Germany has doubled the pace of its Covid-19 vaccination after a slow start, as it battles a third wave of the virus that threatens a flood of medical facilities.
The country delivered about 720,000 doses on Thursday, the fourth consecutive daily record, thanks to a surge in vaccinations at doctors’ offices. That pace will continue for much of April as a network of about 35,000 GPs receives 1 million more doses every two weeks – and even more after that.
“We are on a good track with vaccinations,” Health Minister Jens Spahn said Friday at a press conference in Berlin.
Germany’s impetus for inoculation comes as authorities try to check for an increase in infections that are increasing pressure on intensive care units. Chancellor Angela Merkel has called for stricter restrictions, but faces opposition from some of the 16 regional leaders, who disagree about the steps needed to prevent more infections and deaths.
The two sides appeared to have forgotten some of their differences on Friday, with Merkel’s government announcing a deal with the state prime minister and members of the ruling coalition parliament to update Germany’s infection protection laws.
The changes will establish national rules under which restrictions must be imposed locally if the seven-day incident rate rises above 100 per 100,000 people, Merkel’s spokesman, Ulrike Demmer, told a news conference in Berlin. A meeting planned for Monday to discuss the next steps in the pandemic strategy has been canceled and the law will be signed by Merkel’s cabinet on Tuesday, Demmer said.
“It makes sense that the rules are set for the whole country,” Finance Minister Olaf Scholz told reporters. “Then you don’t have to meet every two weeks for further talks, as defined in law thanks to joint efforts by the federal and regional governments.”
With only about 15% of Germany’s 83 million people having received Covid injections, tighter restrictions are needed to prevent overloading of hospitals, Merkel said.
Some regions failed to implement the restrictions agreed upon with their governments, prompting them to threaten to seize central control of pandemic policy.
Germany’s Covid-19 incidence rate started rising again around mid-February, although its steady rise appeared to be checked during the Easter holidays.
Spahn, who also called for stricter lockdown restrictions, said on Friday that Germany would be able to comprehensively vaccinate the population by mid-summer. Allowing the country’s health system to become overloaded so close to achieving that would make no sense, he said.
“Do we want to test the limits? Do we want to test what countries can handle, in emergency situations, in intensive care units? What kind of thought is that? “Said Spahn.
While some have called for restrictions to be eased as inoculation programs escalate and the weather warms up – and people grow tired of measures that have been in place for about half a year – Spahn is urging people to stick around longer. .

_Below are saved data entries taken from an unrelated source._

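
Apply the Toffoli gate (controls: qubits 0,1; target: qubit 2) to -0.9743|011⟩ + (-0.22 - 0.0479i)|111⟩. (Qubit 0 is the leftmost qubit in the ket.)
-0.9743|011⟩ + (-0.22 - 0.0479i)|110⟩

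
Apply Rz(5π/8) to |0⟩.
(0.5556 - 0.8315i)|0⟩

Rz(5π/8) = [[e^(−iθ/2), 0], [0, e^(iθ/2)]] with e^(±iθ/2) = cos(θ/2) ± i·sin(θ/2); θ = 5π/8, cos(θ/2) ≈ 0.55557, sin(θ/2) ≈ 0.83147.
With a = amp(|0⟩) = 1 and b = amp(|1⟩) = 0:
new amp(|0⟩) = (0.55557 - 0.83147i)·a = (0.5556 - 0.8315i)
new amp(|1⟩) = (0.55557 + 0.83147i)·b = 0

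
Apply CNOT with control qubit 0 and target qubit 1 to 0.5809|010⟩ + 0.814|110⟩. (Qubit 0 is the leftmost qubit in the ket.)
0.5809|010⟩ + 0.814|100⟩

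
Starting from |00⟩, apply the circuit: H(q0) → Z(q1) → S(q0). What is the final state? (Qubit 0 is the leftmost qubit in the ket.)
1/√2|00⟩ + (1/√2)i|10⟩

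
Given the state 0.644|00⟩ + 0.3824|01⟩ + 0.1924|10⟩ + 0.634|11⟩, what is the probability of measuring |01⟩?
0.1462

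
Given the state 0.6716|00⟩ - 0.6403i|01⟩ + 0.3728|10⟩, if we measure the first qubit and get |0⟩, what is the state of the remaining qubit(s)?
0.7238|0⟩ - 0.69i|1⟩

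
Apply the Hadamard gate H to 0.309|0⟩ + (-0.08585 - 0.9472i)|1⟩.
(0.1578 - 0.6698i)|0⟩ + (0.2792 + 0.6698i)|1⟩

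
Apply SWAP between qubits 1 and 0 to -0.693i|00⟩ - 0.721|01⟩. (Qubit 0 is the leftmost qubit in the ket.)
-0.693i|00⟩ - 0.721|10⟩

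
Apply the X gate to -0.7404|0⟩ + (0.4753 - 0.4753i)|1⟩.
(0.4753 - 0.4753i)|0⟩ - 0.7404|1⟩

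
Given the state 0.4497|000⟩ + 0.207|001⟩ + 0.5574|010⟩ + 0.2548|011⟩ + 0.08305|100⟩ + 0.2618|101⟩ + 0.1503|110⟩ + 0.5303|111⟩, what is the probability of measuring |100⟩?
0.006897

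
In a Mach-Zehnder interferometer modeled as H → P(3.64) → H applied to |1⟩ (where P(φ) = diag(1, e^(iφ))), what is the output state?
(0.9392 + 0.239i)|0⟩ + (0.06083 - 0.239i)|1⟩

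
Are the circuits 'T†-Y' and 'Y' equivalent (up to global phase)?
No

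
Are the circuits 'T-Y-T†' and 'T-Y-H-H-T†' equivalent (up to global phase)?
Yes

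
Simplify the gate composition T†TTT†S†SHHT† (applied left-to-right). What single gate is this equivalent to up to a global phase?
T†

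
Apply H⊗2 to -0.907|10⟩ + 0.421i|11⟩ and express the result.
(-0.4535 + 0.2105i)|00⟩ + (-0.4535 - 0.2105i)|01⟩ + (0.4535 - 0.2105i)|10⟩ + (0.4535 + 0.2105i)|11⟩

H⊗2 gives amp(|y⟩) = (1/2) Σ_x (−1)^(x·y) amp(|x⟩), where x·y is the number of positions in which both x and y have a 1.
|00⟩: (-0.907 + 0.421i)/2 = (-0.4535 + 0.2105i)
|01⟩: (-0.907 - 0.421i)/2 = (-0.4535 - 0.2105i)
|10⟩: (0.907 - 0.421i)/2 = (0.4535 - 0.2105i)
|11⟩: (0.907 + 0.421i)/2 = (0.4535 + 0.2105i)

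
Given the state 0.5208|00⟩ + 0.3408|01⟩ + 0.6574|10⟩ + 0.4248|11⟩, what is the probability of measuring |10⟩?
0.4322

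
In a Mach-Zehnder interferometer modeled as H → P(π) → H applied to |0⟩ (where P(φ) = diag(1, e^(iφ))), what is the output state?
|1⟩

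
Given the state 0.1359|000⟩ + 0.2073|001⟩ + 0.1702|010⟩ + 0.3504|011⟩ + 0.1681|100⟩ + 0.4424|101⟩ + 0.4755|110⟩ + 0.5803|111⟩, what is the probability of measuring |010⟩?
0.02897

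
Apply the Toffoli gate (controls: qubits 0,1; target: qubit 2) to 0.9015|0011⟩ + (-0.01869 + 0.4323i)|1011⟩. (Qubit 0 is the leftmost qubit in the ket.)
0.9015|0011⟩ + (-0.01869 + 0.4323i)|1011⟩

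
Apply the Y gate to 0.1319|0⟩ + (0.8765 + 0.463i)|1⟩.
(0.463 - 0.8765i)|0⟩ + 0.1319i|1⟩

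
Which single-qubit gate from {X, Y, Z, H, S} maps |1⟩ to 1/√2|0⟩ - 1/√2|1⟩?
H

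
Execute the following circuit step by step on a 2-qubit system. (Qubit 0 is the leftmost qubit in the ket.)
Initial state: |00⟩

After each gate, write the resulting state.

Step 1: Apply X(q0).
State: |10⟩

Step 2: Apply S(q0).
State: i|10⟩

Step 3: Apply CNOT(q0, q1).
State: i|11⟩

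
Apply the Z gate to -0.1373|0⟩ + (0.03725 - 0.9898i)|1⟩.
-0.1373|0⟩ + (-0.03725 + 0.9898i)|1⟩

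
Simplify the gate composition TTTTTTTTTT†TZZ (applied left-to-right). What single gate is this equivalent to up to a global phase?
T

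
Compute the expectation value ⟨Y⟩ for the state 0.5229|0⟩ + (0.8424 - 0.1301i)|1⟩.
-0.1361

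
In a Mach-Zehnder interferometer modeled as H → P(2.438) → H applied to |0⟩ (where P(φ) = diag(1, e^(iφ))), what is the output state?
(0.1187 + 0.3235i)|0⟩ + (0.8813 - 0.3235i)|1⟩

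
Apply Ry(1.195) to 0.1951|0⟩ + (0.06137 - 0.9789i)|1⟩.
(0.1268 + 0.5507i)|0⟩ + (0.1605 - 0.8093i)|1⟩

Ry(1.195) = [[cos(θ/2), −sin(θ/2)], [sin(θ/2), cos(θ/2)]]; θ = 1.195, cos(θ/2) ≈ 0.826745, sin(θ/2) ≈ 0.562577.
With a = amp(|0⟩) = 0.1951 and b = amp(|1⟩) = (0.06137 - 0.9789i):
new amp(|0⟩) = (0.826745)·a + (-0.562577)·b = (0.1268 + 0.5507i)
new amp(|1⟩) = (0.562577)·a + (0.826745)·b = (0.1605 - 0.8093i)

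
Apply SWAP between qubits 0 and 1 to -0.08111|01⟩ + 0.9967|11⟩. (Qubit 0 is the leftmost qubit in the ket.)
-0.08111|10⟩ + 0.9967|11⟩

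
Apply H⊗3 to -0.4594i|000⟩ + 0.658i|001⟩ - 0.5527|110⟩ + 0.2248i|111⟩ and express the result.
(-0.1954 + 0.1497i)|000⟩ + (-0.1954 - 0.4745i)|001⟩ + (0.1954 - 0.009263i)|010⟩ + (0.1954 - 0.3156i)|011⟩ + (0.1954 - 0.009263i)|100⟩ + (0.1954 - 0.3156i)|101⟩ + (-0.1954 + 0.1497i)|110⟩ + (-0.1954 - 0.4745i)|111⟩

H⊗3 gives amp(|y⟩) = (1/2√2) Σ_x (−1)^(x·y) amp(|x⟩), where x·y is the number of positions in which both x and y have a 1.
|000⟩: (-0.4594i + 0.658i - 0.5527 + 0.2248i)/(2√2) = (-0.1954 + 0.1497i)
|001⟩: (-0.4594i - 0.658i - 0.5527 - 0.2248i)/(2√2) = (-0.1954 - 0.4745i)
|010⟩: (-0.4594i + 0.658i + 0.5527 - 0.2248i)/(2√2) = (0.1954 - 0.009263i)
|011⟩: (-0.4594i - 0.658i + 0.5527 + 0.2248i)/(2√2) = (0.1954 - 0.3156i)
|100⟩: (-0.4594i + 0.658i + 0.5527 - 0.2248i)/(2√2) = (0.1954 - 0.009263i)
|101⟩: (-0.4594i - 0.658i + 0.5527 + 0.2248i)/(2√2) = (0.1954 - 0.3156i)
|110⟩: (-0.4594i + 0.658i - 0.5527 + 0.2248i)/(2√2) = (-0.1954 + 0.1497i)
|111⟩: (-0.4594i - 0.658i - 0.5527 - 0.2248i)/(2√2) = (-0.1954 - 0.4745i)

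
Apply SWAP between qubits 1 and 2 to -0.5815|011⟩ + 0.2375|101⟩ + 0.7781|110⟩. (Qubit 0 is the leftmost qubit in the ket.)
-0.5815|011⟩ + 0.7781|101⟩ + 0.2375|110⟩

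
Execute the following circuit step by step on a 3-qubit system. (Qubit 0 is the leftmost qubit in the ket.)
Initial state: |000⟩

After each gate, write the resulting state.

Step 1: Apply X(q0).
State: |100⟩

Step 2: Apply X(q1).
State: |110⟩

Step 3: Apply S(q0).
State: i|110⟩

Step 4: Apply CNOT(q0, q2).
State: i|111⟩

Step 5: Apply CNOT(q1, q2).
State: i|110⟩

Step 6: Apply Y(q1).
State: |100⟩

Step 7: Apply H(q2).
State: 1/√2|100⟩ + 1/√2|101⟩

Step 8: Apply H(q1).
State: 1/2|100⟩ + 1/2|101⟩ + 1/2|110⟩ + 1/2|111⟩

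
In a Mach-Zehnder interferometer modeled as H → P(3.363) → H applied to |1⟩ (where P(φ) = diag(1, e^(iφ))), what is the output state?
(0.9878 + 0.1098i)|0⟩ + (0.01221 - 0.1098i)|1⟩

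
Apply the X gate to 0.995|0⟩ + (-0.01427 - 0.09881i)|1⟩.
(-0.01427 - 0.09881i)|0⟩ + 0.995|1⟩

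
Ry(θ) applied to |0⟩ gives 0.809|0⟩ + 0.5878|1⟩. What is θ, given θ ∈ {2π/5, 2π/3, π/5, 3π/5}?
2π/5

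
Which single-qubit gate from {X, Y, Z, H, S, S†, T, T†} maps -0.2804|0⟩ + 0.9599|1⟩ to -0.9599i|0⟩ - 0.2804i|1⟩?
Y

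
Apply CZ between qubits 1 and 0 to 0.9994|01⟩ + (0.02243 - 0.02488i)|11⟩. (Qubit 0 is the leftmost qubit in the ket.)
0.9994|01⟩ + (-0.02243 + 0.02488i)|11⟩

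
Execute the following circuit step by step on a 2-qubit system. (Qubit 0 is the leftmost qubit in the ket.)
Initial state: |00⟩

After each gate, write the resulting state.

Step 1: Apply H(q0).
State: 1/√2|00⟩ + 1/√2|10⟩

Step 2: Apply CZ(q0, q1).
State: 1/√2|00⟩ + 1/√2|10⟩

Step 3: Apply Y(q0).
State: -(1/√2)i|00⟩ + (1/√2)i|10⟩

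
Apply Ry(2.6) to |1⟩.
-0.9636|0⟩ + 0.2675|1⟩

Ry(2.6) = [[cos(θ/2), −sin(θ/2)], [sin(θ/2), cos(θ/2)]]; θ = 2.6, cos(θ/2) ≈ 0.267499, sin(θ/2) ≈ 0.963558.
With a = amp(|0⟩) = 0 and b = amp(|1⟩) = 1:
new amp(|0⟩) = (0.267499)·a + (-0.963558)·b = -0.9636
new amp(|1⟩) = (0.963558)·a + (0.267499)·b = 0.2675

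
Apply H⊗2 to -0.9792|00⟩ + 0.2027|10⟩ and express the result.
-0.3883|00⟩ - 0.3883|01⟩ - 0.591|10⟩ - 0.591|11⟩

H⊗2 gives amp(|y⟩) = (1/2) Σ_x (−1)^(x·y) amp(|x⟩), where x·y is the number of positions in which both x and y have a 1.
|00⟩: (-0.9792 + 0.2027)/2 = -0.3883
|01⟩: (-0.9792 + 0.2027)/2 = -0.3883
|10⟩: (-0.9792 - 0.2027)/2 = -0.591
|11⟩: (-0.9792 - 0.2027)/2 = -0.591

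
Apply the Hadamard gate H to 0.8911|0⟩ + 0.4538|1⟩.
0.951|0⟩ + 0.3092|1⟩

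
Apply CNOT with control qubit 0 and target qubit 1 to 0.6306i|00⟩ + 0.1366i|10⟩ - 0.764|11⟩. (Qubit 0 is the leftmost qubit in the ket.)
0.6306i|00⟩ - 0.764|10⟩ + 0.1366i|11⟩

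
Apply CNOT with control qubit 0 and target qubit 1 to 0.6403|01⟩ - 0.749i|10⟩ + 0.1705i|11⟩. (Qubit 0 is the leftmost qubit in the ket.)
0.6403|01⟩ + 0.1705i|10⟩ - 0.749i|11⟩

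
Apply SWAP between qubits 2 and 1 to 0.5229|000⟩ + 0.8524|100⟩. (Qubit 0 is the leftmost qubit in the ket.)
0.5229|000⟩ + 0.8524|100⟩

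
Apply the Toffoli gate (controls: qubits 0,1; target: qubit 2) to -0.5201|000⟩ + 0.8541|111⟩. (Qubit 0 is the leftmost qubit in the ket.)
-0.5201|000⟩ + 0.8541|110⟩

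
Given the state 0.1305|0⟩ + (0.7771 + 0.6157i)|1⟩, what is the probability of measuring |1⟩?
0.983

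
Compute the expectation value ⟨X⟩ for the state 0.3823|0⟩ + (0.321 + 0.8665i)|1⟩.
0.2454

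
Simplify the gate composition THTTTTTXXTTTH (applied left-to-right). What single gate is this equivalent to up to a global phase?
T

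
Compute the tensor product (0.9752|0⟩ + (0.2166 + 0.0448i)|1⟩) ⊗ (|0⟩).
0.9752|00⟩ + (0.2166 + 0.0448i)|10⟩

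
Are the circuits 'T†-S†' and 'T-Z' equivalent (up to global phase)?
Yes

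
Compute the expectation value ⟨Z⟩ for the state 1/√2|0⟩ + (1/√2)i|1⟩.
0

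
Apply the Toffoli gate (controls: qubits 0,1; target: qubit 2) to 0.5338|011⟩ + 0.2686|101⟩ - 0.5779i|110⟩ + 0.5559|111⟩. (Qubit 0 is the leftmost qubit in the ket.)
0.5338|011⟩ + 0.2686|101⟩ + 0.5559|110⟩ - 0.5779i|111⟩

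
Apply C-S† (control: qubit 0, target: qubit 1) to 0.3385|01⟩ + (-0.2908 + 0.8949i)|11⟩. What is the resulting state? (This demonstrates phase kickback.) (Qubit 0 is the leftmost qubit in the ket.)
0.3385|01⟩ + (0.8949 + 0.2908i)|11⟩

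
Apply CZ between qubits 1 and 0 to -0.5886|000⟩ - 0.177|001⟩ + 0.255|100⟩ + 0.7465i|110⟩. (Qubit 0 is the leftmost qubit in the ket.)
-0.5886|000⟩ - 0.177|001⟩ + 0.255|100⟩ - 0.7465i|110⟩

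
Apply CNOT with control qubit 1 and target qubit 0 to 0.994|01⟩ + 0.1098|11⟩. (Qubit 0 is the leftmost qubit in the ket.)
0.1098|01⟩ + 0.994|11⟩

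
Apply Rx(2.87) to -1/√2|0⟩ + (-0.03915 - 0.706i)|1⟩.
(-0.7952 + 0.03879i)|0⟩ + (-0.0053 + 0.605i)|1⟩

Rx(2.87) = [[cos(θ/2), −i·sin(θ/2)], [−i·sin(θ/2), cos(θ/2)]]; θ = 2.87, cos(θ/2) ≈ 0.135379, sin(θ/2) ≈ 0.990794.
With a = amp(|0⟩) = -1/√2 and b = amp(|1⟩) = (-0.03915 - 0.706i):
new amp(|0⟩) = (0.135379)·a + (-0.990794i)·b = (-0.7952 + 0.03879i)
new amp(|1⟩) = (-0.990794i)·a + (0.135379)·b = (-0.0053 + 0.605i)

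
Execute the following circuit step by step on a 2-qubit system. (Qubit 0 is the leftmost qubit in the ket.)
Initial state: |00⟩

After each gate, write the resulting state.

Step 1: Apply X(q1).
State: |01⟩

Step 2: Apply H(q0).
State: 1/√2|01⟩ + 1/√2|11⟩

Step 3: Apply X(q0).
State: 1/√2|01⟩ + 1/√2|11⟩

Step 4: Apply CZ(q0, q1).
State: 1/√2|01⟩ - 1/√2|11⟩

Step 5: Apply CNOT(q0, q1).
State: 1/√2|01⟩ - 1/√2|10⟩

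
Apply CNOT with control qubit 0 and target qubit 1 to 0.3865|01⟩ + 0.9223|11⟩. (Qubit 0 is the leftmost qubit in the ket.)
0.3865|01⟩ + 0.9223|10⟩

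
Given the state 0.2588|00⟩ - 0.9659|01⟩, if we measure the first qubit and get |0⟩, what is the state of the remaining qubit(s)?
0.2588|0⟩ - 0.9659|1⟩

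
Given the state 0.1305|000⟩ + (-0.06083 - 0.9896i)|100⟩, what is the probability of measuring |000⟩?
0.01703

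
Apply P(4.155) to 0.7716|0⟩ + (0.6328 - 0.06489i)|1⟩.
0.7716|0⟩ + (-0.3898 - 0.5027i)|1⟩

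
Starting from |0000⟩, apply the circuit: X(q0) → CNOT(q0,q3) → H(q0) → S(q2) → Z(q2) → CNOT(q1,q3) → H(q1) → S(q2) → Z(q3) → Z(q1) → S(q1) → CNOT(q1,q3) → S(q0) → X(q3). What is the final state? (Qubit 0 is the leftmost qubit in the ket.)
-1/2|0000⟩ + (1/2)i|0101⟩ + (1/2)i|1000⟩ + 1/2|1101⟩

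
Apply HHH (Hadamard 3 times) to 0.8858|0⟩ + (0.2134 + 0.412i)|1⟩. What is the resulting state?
(0.7773 + 0.2913i)|0⟩ + (0.4755 - 0.2913i)|1⟩

H² = I, so H^3 = H: a single Hadamard. With (a, b) = (0.8858, (0.2134 + 0.412i)), H gives ((a + b)/√2, (a − b)/√2) = ((0.7773 + 0.2913i), (0.4755 - 0.2913i)).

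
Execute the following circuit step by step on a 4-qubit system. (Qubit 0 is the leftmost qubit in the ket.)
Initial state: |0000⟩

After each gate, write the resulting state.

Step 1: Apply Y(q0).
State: i|1000⟩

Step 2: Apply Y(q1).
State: -|1100⟩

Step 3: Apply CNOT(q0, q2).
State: -|1110⟩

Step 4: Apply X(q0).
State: -|0110⟩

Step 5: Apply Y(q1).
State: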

“It’s about weeks, months with each other, to continue to avoid the health system overload that we’ve been able to avoid over the past 12 months,” he said. And yes, I suffered just like everyone else. I want out too. I want a daily routine too. And I want to celebrate, and I want to eat out and I want to shop. “
The head of the association representing the intensive care sector said Friday morning that the situation in German hospitals was “very dramatic” and ICU staff were “very worried.”
Gernot Marx, president of the DIVI association, told ZDF that there will be more than 5,000 Covid-19 patients in intensive care by the end of this month.
“This is a very high number and what is really worrying is how few free beds are,” said Marx. Many staff have indicated that they plan to leave the profession after the pandemic due to work pressure, he added.
“We really need a tight lock,” said Marx. “It makes absolutely no sense to think about an opening, instead we should lower the infection rate.”